- O presidente eleito do Chile, Jose Antonio Kast, nomeou Daniel Mas para comandar simultaneamente os ministérios de Mineração e de Economia, Desenvolvimento e Turismo.
- Mas é empresário com atuação nos setores de construção, imóveis e serviços financeiros, mas não tem experiência em mineração.
- A decisão gerou críticas de grupos do setor de mineração, incluindo a Associação Nacional de Mineração (SONAMI), que disse não concordar com a fusão das lideranças.
- A indústria de cobre é crucial para a economia chilena, respondendo por grande parte da receita fiscal e das exportações, e a decisão foi vista como potencial sinal de menor prioridade ao setor.
- Observadores apontam que Mas deve priorizar a simplificação de licenças e melhoria do ambiente de investimentos, embora não haja experiência direta em mineração.
O Chile está diante de um novo desenho institucional no governo que pode impactar o setor de mineração. O presidente eleito, Jose Antonio Kast, designou Daniel Mas para chefiar simultaneamente os Ministérios de Mineração e de Economia, Desenvolvimento e Turismo.
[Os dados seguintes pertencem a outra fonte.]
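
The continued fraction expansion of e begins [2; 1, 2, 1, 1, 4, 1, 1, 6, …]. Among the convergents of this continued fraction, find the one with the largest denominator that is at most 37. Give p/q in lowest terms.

a_0 = 2: 2/1  (≤ bound)
a_1 = 1: 3/1  (≤ bound)
a_2 = 2: 8/3  (≤ bound)
a_3 = 1: 11/4  (≤ bound)
a_4 = 1: 19/7  (≤ bound)
a_5 = 4: 87/32  (≤ bound)
a_6 = 1: 106/39  (> 37, stop)

87/32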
A medida ocorreu na terça-feira, em meio aos planos de troca ministerial anunciados já para a nova gestão.
O Ministério de Mineração terá, pela primeira vez, uma liderança integrada com a pasta da economia. A expectativa é que a dupla função acelere decisões, mas o setor teme a dispersão de foco frente aos desafios específicos da mineração, como concessões, licenças e investimento.
A mineração responde por boa parte da arrecadação fiscal e das exportações do Chile, principal produtor de cobre e segundo em produção de lítio. Em meio a isso, grupos setoriais apontam riscos de uma gestão única para áreas tão sensíveis.
SONAMI, a associação nacional de mineração, afirmou discordar da fusão das lideranças, ressaltando que a indústria enfrenta problemas relevantes ainda sem solução. A entidade aguarda uma gestão eficaz para o portfólio.
A Câmara de Mineração do Chile também reagiu, destacando que a decisão pode sinalizar menor prioridade à atividade, apesar de seu papel estratégico para a economia. Observadores lembram que casos anteriores já combinaram pastas em governos passados.
Espera-se que Daniel Mas, empresário com atuação em construção, imobiliário e serviços financeiros, busque acelerar licenças e melhorar condições de investimento. A ausência de experiência direta em mineração é motivo de avaliação entre analistas.
Analistas destacam que o foco pode ser ampliar a agilidade de autorizações de projetos e simplificar trâmites, objetivo visto como crítico para manter o ritmo de investimentos no setor.
Observadores veem o movimento como um teste de coordenação entre política setorial e macroeconomia. O impacto real dependerá da capacidade do governo em manter foco técnico na mineração, mesmo com a gestão compartilhada.
A decisão ocorre em meio a debates sobre queda de qualidade de minério, atrasos regulatórios e o futuro de empresas estatais de mineração, além de discussões sobre investimentos privados em lithium e outros recursos.